Dynamic Vision Mamba
Mengxuan Wu, Zekai Li, Zhiyuan Liang, Moyang Li, Xuanlei Zhao, Samir Khaki, Zheng Zhu, Xiaojiang Peng, Konstantinos N. Plataniotis, Kai Wang, Wangbo Zhao, Yang You
TL;DR
Dynamic Vision Mamba (DyVM) addresses token- and block-level redundancy in Vision Mamba architectures by introducing multi-stage, learnable token pruning with a rearrangement strategy that preserves training-inference consistency and a per-layer dynamic block selector to adaptively choose SSM blocks per input. The approach employs a joint training objective combining classification, pruning-ratio supervision, block-ratio supervision, and distillation losses to calibrate pruning and maintain accuracy.

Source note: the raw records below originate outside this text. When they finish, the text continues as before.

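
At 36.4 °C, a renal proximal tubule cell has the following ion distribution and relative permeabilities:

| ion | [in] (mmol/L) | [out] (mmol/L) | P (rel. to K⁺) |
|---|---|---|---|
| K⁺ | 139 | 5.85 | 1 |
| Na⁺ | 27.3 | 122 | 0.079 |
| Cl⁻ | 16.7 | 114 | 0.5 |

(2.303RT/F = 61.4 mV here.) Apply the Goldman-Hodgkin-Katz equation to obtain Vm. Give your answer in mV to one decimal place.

-56.5 mV

Vm = 61.4 · log₁₀[(Σ P·[cation]ₒ + Σ P·[anion]ᵢ) / (Σ P·[cation]ᵢ + Σ P·[anion]ₒ)]
Numerator = 1×5.85 + 0.079×122 + 0.5×16.7 = 23.84
Denominator = 1×139 + 0.079×27.3 + 0.5×114 = 198.2
Vm = 61.4 · log₁₀(0.1203) = 61.4 × (-0.9197) = -56.47 mV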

Empirical results on ImageNet-1K with Vim variants show up to 35.2% FLOPs reduction at a 1.7% accuracy drop, and DyVM demonstrates strong generalization to VideoMamba and MambaReg, as well as to semantic segmentation on ADE20K. Overall, DyVM provides a practical, scalable pathway to more efficient Mamba-based vision systems while preserving performance and offering insights for future architecture design.
Abstract
Mamba-based vision models have gained extensive attention as a result of being computationally more efficient than attention-based models. However, spatial redundancy still exists in these models, represented by token and block redundancy. For token redundancy, we analytically find that early token pruning methods will result in inconsistency between training and inference or introduce extra computation for inference. Therefore, we customize token pruning to fit the Mamba structure by rearranging the pruned sequence before feeding it into the next Mamba block. For block redundancy, we allow each image to select SSM blocks dynamically based on an empirical observation that the inference speed of Mamba-based vision models is largely affected by the number of SSM blocks. Our proposed method, Dynamic Vision Mamba (DyVM), effectively reduces FLOPs with minor performance drops. We achieve a reduction of 35.2\% FLOPs with only a loss of accuracy of 1.7\% on Vim-S. It also generalizes well across different Mamba vision model architectures and different vision tasks. Our code will be made public.